THE RAIN COMES DOWN hard so I stand under the awning, waiting for Carlie’s blue Nova as the school empties around me.

“You look like shit,” Carlie says, as soon as I buckle my seat belt. She’s always pissed when she has to drive me to the mall. “When’s the last time you brushed your hair?”

“I can’t brush my hair.”

“You can’t brush your hair?” She taps her fingers on the steering wheel and throws herself back into the seat with a sigh whenever we hit a red light and I ignore her and watch the scenery: the condos, the gas stations, the antique stores. “How are you getting back?” she asks, putting on mascara while we wait at a light.

“I’ll take the bus.”

As the mall comes into view, Carlie accelerates, screeching around the corners in the parking lot like we’re on a racetrack. She slams on her brakes for an old lady who is nowhere near the crosswalk, but almost hits two girls in tight white jeans trying to cross an intersection, honking at them as they run across the street. They give her the finger when they’re safely on the other side. “You should buy yourself something,” Carlie says as she pulls up to the curb. She motions to my head. “A hairband or a scrunchie.”

“Shut up, Carlie.” I get out of the car without saying goodbye and Carlie drives away before I’ve even closed the door.

The smell of sweet and sour pork, drugstore perfume, and new leather makes me dizzy as I walk through the revolving doors. The mall is dead, full of outdated stores selling greeting cards, sunglasses, and baby clothes. There are two stores selling vacuum cleaners, as if one isn’t enough. Everything smells like greasy Chinese food or preteens or the elderly. Escalators lead nowhere and people either move way too fast or way too slow. At the lingerie store I dig through the sale bins and find three matching sets of bras and panties in my size. Through the window, I catch sight of Kate drifting by like a ghost, sucking on a giant Orange Julius. I duck behind one of the bins and the sales lady sneaks up behind me and asks me what I’m doing, as if I’m planning to stuff a bunch of thongs in my pockets.

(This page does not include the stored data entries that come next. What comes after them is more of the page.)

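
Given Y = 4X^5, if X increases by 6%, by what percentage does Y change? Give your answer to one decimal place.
33.8%

For Y = 4X^5:
If X → X(1 + 0.06)
Then Y → Y · (1 + 0.06)^5
     ≈ Y · 1.3382

Percentage change = ((1 + 0.06)^5 − 1) × 100% ≈ 33.8%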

I take the long way to the Bread Garden where Rana and I planned to meet up, strolling through some empty corridors and across the Bay so I’m sure not to run into Kate. The restaurant is nearly empty, rain streaking the windows, the sky fallen dark, and I pace at the glass display case while a pimply kid from my school waits unblinkingly for me to make a decision. I want to yell at him, Blink, god dammit, but I feel sorry for him too because his shift looks somewhat like eternal damnation. In the end I get nothing, deciding to wait for Rana to see if she’d rather split a cinnamon knot or a chocolate muffin. I take a seat next to the windows and while I’m dusting cookie crumbs off the table, Paul walks in. Something has happened to him; it’s as though outside the school walls a metamorphosis has occurred that’s broken him free from his cocoon of bad footwear and pitying gestures. As he stands at the counter with a newspaper tucked under his arm, ordering his coffee and picking out a danish, he seems like someone relaxed and cool and utterly unlike Paul. He’s still wearing jeans, but he’s also wearing a leather jacket and expensive-looking boots. It suddenly occurs to me that the Birkenstocks may be meant to connect with students, as though baring his gnarled toes shows some kind of vulnerability. When he turns to find a table, I’m staring right at him with a dopey grin on my face. “Paul!” I shout across the restaurant like it’s been years since I’ve seen him instead of earlier this afternoon. Right away the image of a banana encased in latex flashes in my brain and I start to sweat.